Well this is really odd: according to statistics from the Federal Highway Administration, there are less teens with driver’s licenses then a decade ago.
It used to be one half of 16 year olds had them, now it’s a third. Demographically speaking, that’s a HUGE drop.
I guess what I want to know is, what’s the driver… why aren’t kids interested in getting a driver’s license? The article says increasing costs of being a driver. Fair enough … the average kid job makes getting even a Yaris a daunting proposition, but kids still got to get around.
More than anything, a car means getting away from mom & dad.
Ask any social scientist worth his multiple doctorates, and they’ll tel you that “there was a sexual revolution in the 60s” is a load of horse manure. Sure, there was a sexual revolution all right, but it happened in the 1920s. Why? The automobile.
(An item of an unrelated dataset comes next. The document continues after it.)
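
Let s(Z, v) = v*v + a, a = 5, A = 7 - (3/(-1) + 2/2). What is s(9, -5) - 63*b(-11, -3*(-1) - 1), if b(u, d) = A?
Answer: -537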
For the first time in history, teens could easily get away from being chaperoned by adult authority figures … and you know what that means. Look at the figures for things such as unwanted pregnancies, rates of STDs, alcohol & drug intake. They all went up, and have stayed more or less constant for the last 90 years. Why? The automobile.
Now, I don’t know, maybe things have changed since I was 16. Maybe today’s kids don’t think the same way that literally 99% of the kids in suburban America circa mid-1970s were thinking, but back then the deal was real simple: Get out of the house, get away form mom & dad, get to where some more kids are hanging out at, get drunk (or something), and hopefully (please dear God, please) get laid.
In. That. Order.
The number one thing was: Get out of the house.
So if there’s that fewer kids with licenses today, how are they doing it?